Is the tradeoff price it? Losing your privateness — and creating an area the place your youngsters lose theirs — with the intention to help your self? Many younger folks, not less than, seem to think so: In one survey from 2023 (up to date from the numbers that Latifi cites from a 2019 survey in her e-book), 57% of the Gen Zers requested stated they wish to be influencers. Meanwhile, 41% of adults stated they’d select it as a profession.
And there’s a lot extra past the problem of privateness. Latifi explores how and why there are such a lot of Mormon influencers and the way their manufacturers are, in a way, the final word type of proselytizing (the Mormon church even pays a few of them). She examines the moments that made some dad or mum influencers change their minds about sharing their youngsters’s lives. And she reminds her readers of the huge invisible community of labor that powers the seemingly picture-perfect lives we see whereas we scroll: the nannies, the cleaners, the tutors, the groups of people that take over the nitty-gritty of enhancing and posting and replying, none of whom are ever featured or credited within the pictures and movies. One of Latifi’s sources, the neighbor of a outstanding vlogging household, is particularly irritated by the truth that the household “sells courses based on how to organize your life and your household as a parent of multiple children. What’s not included in those courses? Any mention of their nannies or cleaners.”

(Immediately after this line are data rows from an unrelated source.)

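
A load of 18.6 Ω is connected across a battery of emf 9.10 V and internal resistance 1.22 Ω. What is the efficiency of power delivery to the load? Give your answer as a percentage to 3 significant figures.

The source delivers εI, of which I²R reaches the load and I²r is lost; since I is common, η = R/(R+r).
η = R / (R + r) = 18.6 / (18.6 + 1.22) = 0.9384

93.8 %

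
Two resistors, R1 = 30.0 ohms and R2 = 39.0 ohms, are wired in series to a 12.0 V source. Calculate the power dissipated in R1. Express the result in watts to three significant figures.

Every series element carries the same I. Get I from the total resistance, then P = I² × R1.
R_total = 30.0 + 39.0 = 69.00 Ω
I = V / R_total = 12.0 / 69.00 = 0.1739 A
P_R1 = I² × R1 = (0.1739)² × 30.0 = 0.9074 W

0.907 W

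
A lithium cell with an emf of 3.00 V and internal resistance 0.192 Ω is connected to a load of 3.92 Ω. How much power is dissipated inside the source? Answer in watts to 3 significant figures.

The source's internal resistance is just another series element carrying I; its dissipation is I²r.
I = ε / (r + R) = 3.00 / (0.192 + 3.92) = 0.7296 A
P_int = I² r = (0.7296)² × 0.192 = 0.1022 W

0.102 W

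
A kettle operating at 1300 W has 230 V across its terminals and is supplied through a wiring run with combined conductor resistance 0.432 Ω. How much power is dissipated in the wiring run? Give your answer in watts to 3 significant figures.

13.8 W

The wiring run is a series resistance carrying the load current; its dissipation is I²R_line.
I = P / V = 1300 / 230 = 5.652 A through the wiring run.
P_line = I² R_line = (5.652)² × 0.432 = 13.80 W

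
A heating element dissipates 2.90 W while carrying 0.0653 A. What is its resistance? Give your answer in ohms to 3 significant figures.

Inverting the appropriate power form: R = P / I².
R = 2.90 / (0.06530)² = 680.1 Ω

680 Ω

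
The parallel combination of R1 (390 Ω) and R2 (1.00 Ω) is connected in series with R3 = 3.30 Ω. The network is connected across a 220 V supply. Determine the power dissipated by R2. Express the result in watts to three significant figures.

Collapse the R1‖R2 pair into one equivalent R_p; then R_p and R3 form a series string.
R_p = (390×1.00)/(390+1.00) = 0.9974 Ω
R_total = R_p + 3.30 = 0.9974 + 3.30 = 4.297 Ω
I = V / R_total = 220 / 4.297 = 51.19 A
Voltage across the parallel pair: V_p = I × R_p = 51.19 × 0.9974 = 51.06 V
Use P = V²/R for R2 with V = V_p.
P_R2 = (51.06)² / 1.00 = 2607 W

2610 W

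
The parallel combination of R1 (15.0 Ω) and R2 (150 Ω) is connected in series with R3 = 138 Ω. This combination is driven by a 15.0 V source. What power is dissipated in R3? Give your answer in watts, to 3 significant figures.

1.35 W

First find R_p for the parallel pair, then treat R_p + R3 as a series loop.
R_p = (15.0×150)/(15.0+150) = 13.64 Ω
R_total = R_p + 138 = 13.64 + 138 = 151.6 Ω
I = V / R_total = 15.0 / 151.6 = 0.09892 A
R3 carries the full series current, so P = I²R.
P_R3 = (0.09892)² × 138 = 1.350 W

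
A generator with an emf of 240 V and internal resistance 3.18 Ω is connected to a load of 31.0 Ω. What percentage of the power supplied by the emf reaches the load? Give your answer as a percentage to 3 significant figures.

90.7 %

η = P_load/(P_load+P_int) = I²R/(I²R+I²r) = R/(R+r) — the I² cancels for series elements.
η = R / (R + r) = 31.0 / (31.0 + 3.18) = 0.9070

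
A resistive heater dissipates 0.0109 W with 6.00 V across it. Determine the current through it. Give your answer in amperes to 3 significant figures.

0.00182 A

Rearranging the power relation for the two known quantities gives I = P / V.
I = 0.0109 / 6.00 = 0.001817 A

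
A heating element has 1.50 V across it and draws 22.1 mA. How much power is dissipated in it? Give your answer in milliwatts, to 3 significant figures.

With V and I both given, power follows immediately from P = V I.
P = 1.50 V × 0.02210 A = 0.03315 W

33.1 mW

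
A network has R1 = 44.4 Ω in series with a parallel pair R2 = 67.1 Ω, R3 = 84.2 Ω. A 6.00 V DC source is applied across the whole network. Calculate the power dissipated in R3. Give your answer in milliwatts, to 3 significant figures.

Reduce the parallel pair to R_p first; the network is then a simple series string.
R_p = (67.1×84.2)/(67.1+84.2) = 37.34 Ω
R_total = 44.4 + 37.34 = 81.74 Ω
I = V / R_total = 6.00 / 81.74 = 0.07340 A
Voltage across the parallel pair: V_p = I × R_p = 0.07340 × 37.34 = 2.741 V
With V_p across R3, its power is V_p²/R3.
P_R3 = (2.741)² / 84.2 = 0.08923 W

89.2 mW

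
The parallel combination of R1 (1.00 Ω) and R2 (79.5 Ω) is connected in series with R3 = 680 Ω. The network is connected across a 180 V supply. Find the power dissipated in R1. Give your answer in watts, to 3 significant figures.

First find R_p for the parallel pair, then treat R_p + R3 as a series loop.
R_p = (1.00×79.5)/(1.00+79.5) = 0.9876 Ω
R_total = R_p + 680 = 0.9876 + 680 = 681.0 Ω
I = V / R_total = 180 / 681.0 = 0.2643 A
Voltage across the parallel pair: V_p = I × R_p = 0.2643 × 0.9876 = 0.2610 V
R1 has V_p across it, so P = V_p²/R1.
P_R1 = (0.2610)² / 1.00 = 0.06814 W

0.0681 W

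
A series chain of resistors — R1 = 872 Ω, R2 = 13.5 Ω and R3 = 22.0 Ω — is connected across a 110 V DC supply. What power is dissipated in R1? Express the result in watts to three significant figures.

Every series element carries the same I. Get I from the total resistance, then P = I² × R1.
R_total = 872 + 13.5 + 22.0 = 907.5 Ω
I = V / R_total = 110 / 907.5 = 0.1212 A
P_R1 = I² × R1 = (0.1212)² × 872 = 12.81 W

12.8 W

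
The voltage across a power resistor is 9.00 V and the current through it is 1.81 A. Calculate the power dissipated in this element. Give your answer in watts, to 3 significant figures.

16.3 W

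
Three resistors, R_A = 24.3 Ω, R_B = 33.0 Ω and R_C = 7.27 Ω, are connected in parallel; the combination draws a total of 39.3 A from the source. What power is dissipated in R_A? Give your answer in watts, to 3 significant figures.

1450 W

We need the common branch voltage; get it from I_total × R_eq, then P = V²/R for the branch.
1/R_eq = 1/24.3 + 1/33.0 + 1/7.27 ⇒ R_eq = 4.785 Ω
V = I_total × R_eq = 39.30 × 4.785 = 188.0 V
P_R_A = V² / R_A = (188.0)² / 24.3 = 1455 W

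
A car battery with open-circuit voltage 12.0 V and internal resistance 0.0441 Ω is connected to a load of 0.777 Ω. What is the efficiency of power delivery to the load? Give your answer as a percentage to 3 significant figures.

The source delivers εI, of which I²R reaches the load and I²r is lost; since I is common, η = R/(R+r).
η = R / (R + r) = 0.777 / (0.777 + 0.0441) = 0.9463

94.6 %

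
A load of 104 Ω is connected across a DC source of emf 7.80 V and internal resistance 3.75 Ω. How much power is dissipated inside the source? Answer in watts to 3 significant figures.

The source's internal resistance is just another series element carrying I; its dissipation is I²r.
I = ε / (r + R) = 7.80 / (3.75 + 104) = 0.07239 A
P_int = I² r = (0.07239)² × 3.75 = 0.01965 W

0.0197 W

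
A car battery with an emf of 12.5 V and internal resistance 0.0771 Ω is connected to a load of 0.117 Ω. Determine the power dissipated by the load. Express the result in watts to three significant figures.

485 W

With r and R in series, I = ε/(r+R); the load dissipates I²R.
I = ε / (r + R) = 12.5 / (0.0771 + 0.117) = 64.40 A
P_load = I² R = (64.40)² × 0.117 = 485.2 W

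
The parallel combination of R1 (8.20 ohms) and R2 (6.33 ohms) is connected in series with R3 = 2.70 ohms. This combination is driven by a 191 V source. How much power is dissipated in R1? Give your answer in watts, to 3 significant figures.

1440 W

Combine R1 and R2 into their parallel equivalent first, reducing the network to two series resistors.
R_p = (8.20×6.33)/(8.20+6.33) = 3.572 Ω
R_total = R_p + 2.70 = 3.572 + 2.70 = 6.272 Ω
I = V / R_total = 191 / 6.272 = 30.45 A
Voltage across the parallel pair: V_p = I × R_p = 30.45 × 3.572 = 108.8 V
R1 has V_p across it, so P = V_p²/R1.
P_R1 = (108.8)² / 8.20 = 1443 W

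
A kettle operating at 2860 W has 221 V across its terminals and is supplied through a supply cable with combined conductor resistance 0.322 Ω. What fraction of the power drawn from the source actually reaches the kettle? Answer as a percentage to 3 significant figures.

I = P / V = 2860 / 221 = 12.94 A through the supply cable.
P_line = I² R_line = (12.94)² × 0.322 = 53.93 W
P_source = P_load + P_line = 2860 + 53.93 = 2914 W
η = P_load / P_source = 2860 / 2914 = 0.9815

98.1 %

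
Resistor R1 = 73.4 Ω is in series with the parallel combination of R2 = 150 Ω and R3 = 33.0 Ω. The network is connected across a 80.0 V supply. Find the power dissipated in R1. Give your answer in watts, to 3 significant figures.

46.6 W

Reduce the parallel pair to R_p first; the network is then a simple series string.
R_p = (150×33.0)/(150+33.0) = 27.05 Ω
R_total = 73.4 + 27.05 = 100.4 Ω
I = V / R_total = 80.0 / 100.4 = 0.7964 A
The full supply current passes through R1: P = I²R.
P_R1 = (0.7964)² × 73.4 = 46.56 W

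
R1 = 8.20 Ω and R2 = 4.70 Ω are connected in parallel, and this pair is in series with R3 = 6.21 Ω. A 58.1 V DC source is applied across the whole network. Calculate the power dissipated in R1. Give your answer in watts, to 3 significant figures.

43.4 W

Collapse the R1‖R2 pair into one equivalent R_p; then R_p and R3 form a series string.
R_p = (8.20×4.70)/(8.20+4.70) = 2.988 Ω
R_total = R_p + 6.21 = 2.988 + 6.21 = 9.198 Ω
I = V / R_total = 58.1 / 9.198 = 6.317 A
Voltage across the parallel pair: V_p = I × R_p = 6.317 × 2.988 = 18.87 V
Use P = V²/R for R1 with V = V_p.
P_R1 = (18.87)² / 8.20 = 43.43 W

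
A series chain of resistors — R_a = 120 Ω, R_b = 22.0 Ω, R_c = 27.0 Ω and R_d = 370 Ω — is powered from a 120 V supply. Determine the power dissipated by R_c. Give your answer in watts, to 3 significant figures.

1.34 W

Since the resistors are in series they all carry the loop current I = V/R_total; the power in any one is I²R.
R_total = 120 + 22.0 + 27.0 + 370 = 539.0 Ω
I = V / R_total = 120 / 539.0 = 0.2226 A
P_R_c = I² × R_c = (0.2226)² × 27.0 = 1.338 W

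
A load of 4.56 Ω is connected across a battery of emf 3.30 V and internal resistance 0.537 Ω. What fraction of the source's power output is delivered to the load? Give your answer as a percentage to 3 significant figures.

η = P_load/(P_load+P_int) = I²R/(I²R+I²r) = R/(R+r) — the I² cancels for series elements.
η = R / (R + r) = 4.56 / (4.56 + 0.537) = 0.8946

89.5 %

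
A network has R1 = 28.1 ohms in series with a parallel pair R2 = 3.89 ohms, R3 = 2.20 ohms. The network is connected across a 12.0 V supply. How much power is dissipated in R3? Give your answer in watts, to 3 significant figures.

0.148 W

Collapse R2‖R3 to a single equivalent, reducing the network to two series elements.
R_p = (3.89×2.20)/(3.89+2.20) = 1.405 Ω
R_total = 28.1 + 1.405 = 29.51 Ω
I = V / R_total = 12.0 / 29.51 = 0.4067 A
Voltage across the parallel pair: V_p = I × R_p = 0.4067 × 1.405 = 0.5715 V
R3 is across V_p, so use P = V²/R for that branch.
P_R3 = (0.5715)² / 2.20 = 0.1485 W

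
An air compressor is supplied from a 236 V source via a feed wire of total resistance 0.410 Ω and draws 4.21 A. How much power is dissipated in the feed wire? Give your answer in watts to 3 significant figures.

7.27 W

Only the current and the line resistance are needed for the I²R loss.
The feed wire carries the full 4.21 A.
P_line = I² R_line = (4.210)² × 0.410 = 7.267 W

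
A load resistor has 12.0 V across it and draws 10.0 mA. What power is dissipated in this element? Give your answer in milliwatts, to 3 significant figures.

120 mW

Both the voltage across and the current through the element are known, so P = V I applies directly.
P = 12.0 V × 0.01000 A = 0.1200 W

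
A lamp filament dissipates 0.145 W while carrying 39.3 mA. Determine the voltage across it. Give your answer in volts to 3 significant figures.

Inverting the appropriate power form: V = P / I.
V = 0.145 / 0.03930 = 3.690 V

3.69 V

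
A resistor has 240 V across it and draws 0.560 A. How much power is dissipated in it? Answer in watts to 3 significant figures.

134 W

V and I are known directly — P = V I, no intermediate step needed.
P = 240 V × 0.5600 A = 134.4 W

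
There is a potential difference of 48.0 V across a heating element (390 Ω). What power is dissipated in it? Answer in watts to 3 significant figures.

5.91 W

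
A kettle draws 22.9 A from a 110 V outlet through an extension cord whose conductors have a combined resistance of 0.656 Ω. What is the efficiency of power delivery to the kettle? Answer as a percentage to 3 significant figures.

The extension cord carries the full 22.9 A.
P_line = I² R_line = (22.90)² × 0.656 = 344.0 W
P_source = V I = 110 × 22.90 = 2519 W; P_load = 2175 W
η = P_load / P_source = 2175 / 2519 = 0.8634

86.3 %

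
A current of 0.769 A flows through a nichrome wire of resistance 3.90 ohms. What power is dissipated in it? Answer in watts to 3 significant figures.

With I and R stated, P = I²R applies in one step.
P = (0.7690 A)² × 3.90 Ω = 2.306 W

2.31 W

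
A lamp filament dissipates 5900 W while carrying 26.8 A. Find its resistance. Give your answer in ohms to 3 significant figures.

8.21 Ω

Inverting the appropriate power form: R = P / I².
R = 5900 / (26.80)² = 8.215 Ω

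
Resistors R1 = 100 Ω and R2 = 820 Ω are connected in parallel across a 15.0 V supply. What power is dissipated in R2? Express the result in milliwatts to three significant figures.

274 mW

Parallel branches share the same voltage; P = V²/R gives the branch power in one step.
P_R2 = V² / R2 = (15.0)² / 820 Ω = 0.2744 W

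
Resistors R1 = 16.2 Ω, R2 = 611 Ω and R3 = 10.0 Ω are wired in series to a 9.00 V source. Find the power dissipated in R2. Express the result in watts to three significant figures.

0.122 W

Every series element carries the same I. Get I from the total resistance, then P = I² × R2.
R_total = 16.2 + 611 + 10.0 = 637.2 Ω
I = V / R_total = 9.00 / 637.2 = 0.01412 A
P_R2 = I² × R2 = (0.01412)² × 611 = 0.1219 W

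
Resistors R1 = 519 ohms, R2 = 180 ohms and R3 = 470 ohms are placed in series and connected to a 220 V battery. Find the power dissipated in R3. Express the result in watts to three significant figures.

In a series string the same current flows through every resistor — find that current, then P = I²R for the one we want.
R_total = 519 + 180 + 470 = 1169 Ω
I = V / R_total = 220 / 1169 = 0.1882 A
P_R3 = I² × R3 = (0.1882)² × 470 = 16.65 W

16.6 W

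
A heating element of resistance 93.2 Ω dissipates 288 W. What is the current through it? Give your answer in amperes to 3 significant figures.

1.76 A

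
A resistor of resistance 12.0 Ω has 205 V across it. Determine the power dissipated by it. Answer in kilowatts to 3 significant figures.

3.50 kW

Voltage and resistance are given, so P = V²/R is the one-step route.
P = (205 V)² / 12.0 Ω = 3502 W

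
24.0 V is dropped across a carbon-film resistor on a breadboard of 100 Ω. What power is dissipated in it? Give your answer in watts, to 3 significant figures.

5.76 W

V and R are stated; P = V²/R avoids computing the current.
P = (24.0 V)² / 100 Ω = 5.760 W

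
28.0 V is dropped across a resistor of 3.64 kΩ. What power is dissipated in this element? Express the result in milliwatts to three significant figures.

215 mW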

The world of household influencing is a baffling one to many people, and but its attract is unmistakable — it is the attract of chilly, onerous money. Like so many American grifts, it sells us the concept we, too, may solely be quickly embarrassed millionaires; we may put up and put up and put up and possibly, simply possibly, win the viral lottery. But chances are high we cannot, and Latifi is aware of it. Throughout her wonderful debut, she contextualizes parental selections inside the capitalist hellscape we’re caught in with out undermining the potential hurt to their youngsters. Some tradeoffs, she in the end tells us, merely aren’t price it.